Why Irish worship leader Kathryn Scott isn’t fazed by unanswered prayer
Yet everything changed when she was 14. “My mom and dad got just blitzed by the Holy Spirit,” she recalls, “and that set our family on a whole new path.”
Her family began going to a Pentecostal church, where young Kathryn loved the expressive worship. But she soon missed the holiness aspect she learned growing up. “At times it seemed like it didn’t really matter how you lived as long as you were charismatic enough,” she says. “In the core of me, that didn’t sit right. Surely you could have both.”
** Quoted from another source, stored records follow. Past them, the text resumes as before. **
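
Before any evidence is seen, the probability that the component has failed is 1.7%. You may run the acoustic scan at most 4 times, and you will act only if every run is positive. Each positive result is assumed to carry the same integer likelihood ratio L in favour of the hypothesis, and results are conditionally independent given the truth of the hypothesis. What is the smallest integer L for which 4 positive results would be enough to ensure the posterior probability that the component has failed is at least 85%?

Prior odds = 0.017/0.983 = 17/983.
Target odds = 0.85/0.15 = 17/3.
Need L⁴ ≥ 17/3 ÷ (17/983) = 983/3.
4⁴ = 256 < 983/3 ≤ 625 = 5⁴, so L = 5.

5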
She found a blend of the two while attending a Vineyard church in college, which eventually opened doors to lead worship. Vineyard’s record label began featuring her songs, including “Hungry” and “At the Foot of the Cross,” on compilation albums. She also saw the Holy Spirit move in worship. During a 2007 event she sang over the crowd what she felt God was going to do. Healing broke out all over the room, she says.
The experience marked the start of her journey of understanding our authority. “God gives each one of us authority to do the works of the kingdom and unique abilities as well so that we get to use our authority uniquely. … He’s asked us to use it; He will demonstrate the kingdom when we do.”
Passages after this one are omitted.